Tuesday, January 20, 2009

LAD regression

> I'm doing median regression with lp_solve. My LP-model is
> min sum(i, s1(i)+s2(i))
> s.t.
> sum(j, a(j)*x(i,j)) + s1(i) - s2(i) = b(i)
> s1(i),s2(i) >= 0
> where
> i=1..n observations,
> j=1..m describing dimensions,
> a(j) parameters to be identified,
> x(i,j) describing values for observation i,
> b(i) observed values,
> s1(i), s2(i) deviations of the described value from the observed value.
> For realistics instances I have > 100.000 observations.
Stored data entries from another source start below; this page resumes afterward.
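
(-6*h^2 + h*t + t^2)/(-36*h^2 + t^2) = (6*h^2 - h*t - t^2)/(36*h^2 - t^2)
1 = 1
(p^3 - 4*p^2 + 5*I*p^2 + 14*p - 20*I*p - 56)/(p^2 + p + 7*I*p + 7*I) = (p^2 - 2*p*(2 + I) + 8*I)/(p + 1)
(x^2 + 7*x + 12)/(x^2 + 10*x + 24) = (x + 3)/(x + 6)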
Many instances
> have rows i with equal x(i,j) but different b(i) (describing variables are
> equal but observations different). I wonder if there is a modeling trick
> to aggregate these rows into 1 or 2 constraints.
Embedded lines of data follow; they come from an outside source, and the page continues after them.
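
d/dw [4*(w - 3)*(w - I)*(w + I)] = 12*w^2 - 24*w + 4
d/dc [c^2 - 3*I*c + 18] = 2*c - 3*I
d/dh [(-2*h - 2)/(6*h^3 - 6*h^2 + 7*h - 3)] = 4*(6*h^3 + 6*h^2 - 6*h + 5)/(36*h^6 - 72*h^5 + 120*h^4 - 120*h^3 + 85*h^2 - 42*h + 9)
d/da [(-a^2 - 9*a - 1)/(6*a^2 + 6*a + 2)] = (12*a^2 + 2*a - 3)/(9*a^4 + 18*a^3 + 15*a^2 + 6*a + 1)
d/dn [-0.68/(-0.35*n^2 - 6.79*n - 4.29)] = (-0.476*n - 4.6172)/(0.35*n^2 + 6.79*n + 4.29)^2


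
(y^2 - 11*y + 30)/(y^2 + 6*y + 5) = (y^2 - 11*y + 30)/(y^2 + 6*y + 5)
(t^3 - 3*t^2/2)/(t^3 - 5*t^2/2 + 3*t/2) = t/(t - 1)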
Don't know. But I have some suggestions to try out:

If j is large you may want to solve a larger but sparser problem where you prevent repeating the same sum(j, a(j)*x(i,j)) but using extra variables

   y(k) = sum(j, a(j)*x(k,j))

and then

   y(k) + s1(i) - s2(i) = b(i)

for suitable combinations (k,i). 

You could reduce the number of variables again by a different trick:

   -s(i) <= y(k)-b(i) <= s(i)
   min sum(i, s(i))

Also you may want to try different LP solvers.

1 comment:

  1. The poster noted correctly the last trick needs two equations instead of one.